Wednesday, March 28, 2018
Toledo Room (InterContinental Chicago Magnificent Mile)
The political links between unions and left parties in Western Europe have witnessed notable strain over the last four decades. While there is a lack of consensus as to how severe the “de-linking” of labor and the left is, there is growing acceptance that: 1.) unions’ influence on left parties has been curbed by their organizational decline, and; 2.) left parties across Europe have pursued more pro-market positions, deviating from organized labor’s ideological foundations, in order to cater to new constituents. We question whether unions’ are still able to inflict political costs on left parties whose policies break from social democratic traditions by focusing on whether general strikes (perhaps the most serious protest vehicle against policy reform that unions have at their disposal) inflict different political penalties on left versus right governments. Employing a (distributive lag) time-series analysis of quarterly polling data in Spain (a most-likely case for the delinking literature), we track how public opinion on government performance and voting intentions for left and right executives respond to general strikes.

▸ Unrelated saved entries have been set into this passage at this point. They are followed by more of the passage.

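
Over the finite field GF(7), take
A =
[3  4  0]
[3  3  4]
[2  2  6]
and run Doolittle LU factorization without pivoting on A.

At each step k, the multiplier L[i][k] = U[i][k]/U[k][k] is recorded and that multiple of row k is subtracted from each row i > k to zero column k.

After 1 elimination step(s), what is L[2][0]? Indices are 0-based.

L[2][0] = 3

Step 1: pivot at (0,0) is 3.
  row1 ← row1 − (1)·row0  ⇒  L[1][0]=1, U row1=(0, 6, 4)
  row2 ← row2 − (3)·row0  ⇒  L[2][0]=3, U row2=(0, 4, 6)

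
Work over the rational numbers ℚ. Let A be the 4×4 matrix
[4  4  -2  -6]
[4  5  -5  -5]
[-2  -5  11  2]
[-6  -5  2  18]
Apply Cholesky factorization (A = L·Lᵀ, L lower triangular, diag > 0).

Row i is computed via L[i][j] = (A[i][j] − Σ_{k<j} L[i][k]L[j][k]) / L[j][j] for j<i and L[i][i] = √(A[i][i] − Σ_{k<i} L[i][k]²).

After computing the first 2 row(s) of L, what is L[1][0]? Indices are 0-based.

L[1][0] = 2

Step 1: L[0][0] = √(4) = 2.
  L[1][0] = (4) / L[0][0] = 2.
Step 2: L[1][1] = √(1) = 1.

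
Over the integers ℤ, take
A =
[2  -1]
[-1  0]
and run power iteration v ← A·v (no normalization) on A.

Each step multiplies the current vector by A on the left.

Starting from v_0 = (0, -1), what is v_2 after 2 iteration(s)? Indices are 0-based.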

Our findings indicate that general strikes’ impact on Spanish public opinion towards government displays a left partisan bias. Spain’s major left party (PSOE) incurred significant public opinion penalties (both for the expressed voting intentions and the assessment of PSOE Prime Ministers) if a general strike occurred while it held power. In contrast, Popular Party (PP) governments incurred no public opinion penalties for strikes that occurred under their watch.